2000 Working tonight. Watched the Rev. I. M. Jolly on
TV. A good laugh. Wish Aunty Mhairi had the phone.

    

2001 George Square for the bells. Millions of mad folk
but it was great fun. Bitter cold. Went to someone’s party
in Hyndland afterwards.

    

2002 Great to be home. Chrissie and I stayed in with
Mhairi as she had a bad cold. Loads of neighbours came in
after the bells. Malcolm’s black bun went down a treat.

    

2003 Last New Year in Glasgow. Hope next year brings
better luck.

    

Lorimer gritted his teeth. What bloody irony. All this year
had brought her was a grisly death at the hands of some lunatic. He glanced over the five entries again, turning back to confirm his first impressions. Yes, she’d been back to Harris twice in those five years. Had she intended to go back for good?
Last year in Glasgow.
What had her plans been for the future? And with whom? Who was Malcolm?

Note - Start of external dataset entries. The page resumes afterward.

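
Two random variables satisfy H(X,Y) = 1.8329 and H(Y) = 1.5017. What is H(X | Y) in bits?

Chain rule: H(X,Y) = H(X|Y) + H(Y)
H(X|Y) = H(X,Y) - H(Y) = 1.8329 - 1.5017 = 0.3312 bits


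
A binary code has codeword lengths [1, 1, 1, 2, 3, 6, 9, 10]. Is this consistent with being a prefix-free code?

Kraft inequality: Σ 2^(-l_i) ≤ 1 for prefix-free code
Calculating: 2^(-1) + 2^(-1) + 2^(-1) + 2^(-2) + 2^(-3) + 2^(-6) + 2^(-9) + 2^(-10)
= 0.5 + 0.5 + 0.5 + 0.25 + 0.125 + 0.015625 + 0.001953125 + 0.0009765625
= 1.8936
Since 1.8936 > 1, prefix-free code does not exist


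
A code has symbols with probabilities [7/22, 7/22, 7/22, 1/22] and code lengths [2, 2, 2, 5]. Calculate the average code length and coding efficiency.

Average length L = Σ p_i × l_i = 2.1364 bits
Entropy H = 1.7797 bits
Efficiency η = H/L × 100% = 83.30%


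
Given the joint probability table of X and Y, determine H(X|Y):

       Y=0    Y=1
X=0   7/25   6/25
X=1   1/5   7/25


H(X|Y) = Σ_y p(y) H(X|Y=y)
  p(Y=0) = 12/25, H(X|Y=0) = 0.9799
  p(Y=1) = 13/25, H(X|Y=1) = 0.9957
H(X|Y) = 0.4800×0.9799 + 0.5200×0.9957 = 0.9881 bits


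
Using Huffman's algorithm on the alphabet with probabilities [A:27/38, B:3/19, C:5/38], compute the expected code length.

Huffman tree construction:
Combine smallest probabilities repeatedly
Resulting codes:
  A: 1 (length 1)
  B: 01 (length 2)
  C: 00 (length 2)
Average length = Σ p(s) × length(s) = 1.2895 bits


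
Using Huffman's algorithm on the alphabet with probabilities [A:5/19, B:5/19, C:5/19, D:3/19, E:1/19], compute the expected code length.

Huffman tree construction:
Combine smallest probabilities repeatedly
Resulting codes:
  A: 01 (length 2)
  B: 10 (length 2)
  C: 11 (length 2)
  D: 001 (length 3)
  E: 000 (length 3)
Average length = Σ p(s) × length(s) = 2.2105 bits


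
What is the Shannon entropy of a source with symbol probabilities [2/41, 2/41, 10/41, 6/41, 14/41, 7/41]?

H(X) = -Σ p(x) log₂ p(x)
  -2/41 × log₂(2/41) = 0.2126
  -2/41 × log₂(2/41) = 0.2126
  -10/41 × log₂(10/41) = 0.4965
  -6/41 × log₂(6/41) = 0.4057
  -14/41 × log₂(14/41) = 0.5293
  -7/41 × log₂(7/41) = 0.4354
H(X) = 2.2921 bits


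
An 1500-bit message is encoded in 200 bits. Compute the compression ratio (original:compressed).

Compression ratio = Original / Compressed
= 1500 / 200 = 7.50:1


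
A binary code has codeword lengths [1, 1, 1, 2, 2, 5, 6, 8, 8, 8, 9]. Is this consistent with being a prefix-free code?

Kraft inequality: Σ 2^(-l_i) ≤ 1 for prefix-free code
Calculating: 2^(-1) + 2^(-1) + 2^(-1) + 2^(-2) + 2^(-2) + 2^(-5) + 2^(-6) + 2^(-8) + 2^(-8) + 2^(-8) + 2^(-9)
= 0.5 + 0.5 + 0.5 + 0.25 + 0.25 + 0.03125 + 0.015625 + 0.00390625 + 0.00390625 + 0.00390625 + 0.001953125
= 2.0605
Since 2.0605 > 1, prefix-free code does not exist


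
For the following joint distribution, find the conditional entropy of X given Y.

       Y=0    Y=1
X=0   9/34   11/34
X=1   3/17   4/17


H(X|Y) = Σ_y p(y) H(X|Y=y)
  p(Y=0) = 15/34, H(X|Y=0) = 0.9710
  p(Y=1) = 19/34, H(X|Y=1) = 0.9819
H(X|Y) = 0.4412×0.9710 + 0.5588×0.9819 = 0.9771 bits


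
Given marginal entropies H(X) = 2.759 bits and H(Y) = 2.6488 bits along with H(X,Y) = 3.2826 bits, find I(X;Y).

I(X;Y) = H(X) + H(Y) - H(X,Y)
I(X;Y) = 2.759 + 2.6488 - 3.2826 = 2.1252 bits


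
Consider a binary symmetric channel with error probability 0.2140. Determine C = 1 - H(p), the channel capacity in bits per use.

For BSC with error probability p:
C = 1 - H(p) where H(p) is binary entropy
H(0.2140) = -0.2140 × log₂(0.2140) - 0.7860 × log₂(0.7860)
H(p) = 0.7491
C = 1 - 0.7491 = 0.2509 bits/use


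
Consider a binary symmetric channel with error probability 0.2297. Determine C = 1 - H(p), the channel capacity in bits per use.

For BSC with error probability p:
C = 1 - H(p) where H(p) is binary entropy
H(0.2297) = -0.2297 × log₂(0.2297) - 0.7703 × log₂(0.7703)
H(p) = 0.7775
C = 1 - 0.7775 = 0.2225 bits/use


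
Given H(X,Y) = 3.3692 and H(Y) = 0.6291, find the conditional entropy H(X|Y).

Chain rule: H(X,Y) = H(X|Y) + H(Y)
H(X|Y) = H(X,Y) - H(Y) = 3.3692 - 0.6291 = 2.7401 bits


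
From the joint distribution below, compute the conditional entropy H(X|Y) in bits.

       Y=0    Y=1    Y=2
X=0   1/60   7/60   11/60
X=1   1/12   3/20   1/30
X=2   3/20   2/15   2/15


H(X|Y) = Σ_y p(y) H(X|Y=y)
  p(Y=0) = 1/4, H(X|Y=0) = 1.2310
  p(Y=1) = 2/5, H(X|Y=1) = 1.5774
  p(Y=2) = 7/20, H(X|Y=2) = 1.3421
H(X|Y) = 0.2500×1.2310 + 0.4000×1.5774 + 0.3500×1.3421 = 1.4085 bits


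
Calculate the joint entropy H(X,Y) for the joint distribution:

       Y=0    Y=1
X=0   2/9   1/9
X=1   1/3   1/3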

He flicked back through the pages until the diary fell open of its own accord. Lorimer frowned. Cut neatly out of the centre of the little book were several pages, the remaining thatch of paper left to prevent the diary falling apart at its stitched seam. What had taken place to make Kirsty MacLeod obliterate several weeks out of a record of her life? And in which year had this event happened? A love affair gone wrong? Something so embarrassing that she couldn’t bear to reread it in the following years? Lorimer closed the diary, weighing it in his hand. He’d have to read the whole thing. Then ask even more questions. Slipping the diary into his pocket, Lorimer let his eyes rove around the room once more.

He’d had enough. The place gave him an impression of girlish innocence, of a Kirsty MacLeod who was doing her best to survive in this alien environment. As he looked again at the picture of the standing stones, Lorimer couldn’t help feeling that the nurse would have gone back to the islands eventually.

He turned on his heel. The boys would be back later to strip the place. For now, all Lorimer wanted was to leave the airless room to the fly trapped against the dusty windowpane.